A good gutter system is a homeowner’s number one defense against siding rot, foundation damage, and warped window frames. When inclement weather causes damage to the gutters, they become incapable of collecting water from the roof and guiding it away from your home’s exterior. A gutter system becomes even more vulnerable during the winter months as fluctuating temperatures cause water to freeze/thaw, and winds begin to buffet gutter troughs and the fascia that supports them. But it’s not just the elements that contribute to the problem. Here are some tips on how to prevent gutter damage.
Regular Gutter Maintenance
The best way to prevent gutter damage is to keep them in good shape. Regular gutter maintenance includes:
- clearing out debris from gutter troughs
- cleaning gutter trough surfaces, both inside and out to remove environmental pollutants
- doing minor repairs such as re-caulking worn seams to prevent the formation of rust on aluminum gutters
- inspecting the gutter system after seasonal storms for loose hardware, missing gutter sections, and shifted downspouts and/or downspout extenders
Eliminate Bad Maintenance Habits
Attacking the dirty job of cleaning the gutters with a power washer or scrubbing the gutter trough with a stiff bristle brush makes sense if you want to clean the gutters in as short a time as possible. To prevent gutter damage when maintaining the gutter system, here are some maintenance habits to avoid:
- Don’t use gutter cleaning tools that will scratch the surface of metal gutters – use plastic scoops and soft bristle brushes.
- Since aluminum gutters can be dented with a minimum of pressure, don’t lean ladders directly against the gutters.
- Don’t use harsh chemicals – they can harm the finish of the gutter system.

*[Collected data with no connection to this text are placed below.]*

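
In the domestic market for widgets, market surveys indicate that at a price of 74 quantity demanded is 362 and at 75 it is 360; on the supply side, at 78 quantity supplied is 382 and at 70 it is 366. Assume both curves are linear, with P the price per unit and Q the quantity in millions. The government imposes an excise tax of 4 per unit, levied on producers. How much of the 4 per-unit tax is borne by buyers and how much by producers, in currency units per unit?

Demand slope: (360 − 362)/(75 − 74) = -2, so Qd = 510 − 2P.
Supply slope: (366 − 382)/(70 − 78) = 2, so Qs = 2P + 226.
Before the tax: set 510 − 2P = 2P + 226 → P* = 71, Q* = 368.
With the tax collected from producers, supply shifts: Qs = 2(P − 4) + 226.
New equilibrium: buyers pay 73, producers receive 69, Q = 364. (Wedge: Pb − Ps = 4.)
Burden on buyers: 2; on producers: 2. (They sum to 4.)

Buyers bear 2 per unit; producers bear 2 per unit.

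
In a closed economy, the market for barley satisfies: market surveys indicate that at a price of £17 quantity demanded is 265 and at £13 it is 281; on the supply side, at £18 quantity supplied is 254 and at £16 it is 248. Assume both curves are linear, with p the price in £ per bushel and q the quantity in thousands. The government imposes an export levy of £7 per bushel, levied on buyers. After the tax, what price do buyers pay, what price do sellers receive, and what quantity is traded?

Demand slope: (281 − 265)/(13 − 17) = -4, so qd = 333 − 4p.
Supply slope: (248 − 254)/(16 − 18) = 3, so qs = 3p + 200.
Without the tax, 333 − 4p = 3p + 200 gives 7p = 133, so p* = £19 and q* = 257.
With the tax collected from buyers, demand (in seller-price terms) shifts: qd = 333 − 4(p + 7).
New equilibrium: buyers pay £22, sellers receive £15, q = 245. (Wedge: pb − ps = 7.)

Buyers pay £22; sellers receive £15; quantity = 245.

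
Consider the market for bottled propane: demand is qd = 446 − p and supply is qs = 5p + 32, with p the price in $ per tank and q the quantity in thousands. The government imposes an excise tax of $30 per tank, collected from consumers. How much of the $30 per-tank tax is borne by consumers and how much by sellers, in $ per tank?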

- A pressure washer can push water in behind gutters where it might not dry out, allowing rot, mold or mildew to form – use a garden hose with a spray nozzle instead.
Commercial Grade Gutter Materials
Whether your gutter system is made of aluminum, copper or vinyl, the thickness of the gutter material is a contributing factor to the gutters’ durability and strength. Aluminum gutters, for example, are easily dented by hail, heavy rain, and miscellaneous items such as baseballs and toys. Several small dents over time might not negatively affect your gutters. However, large dents can impede how efficiently water flows through the gutter channel, encouraging debris to build up. Gutters made from higher gauge metals will help prevent damage caused by impact.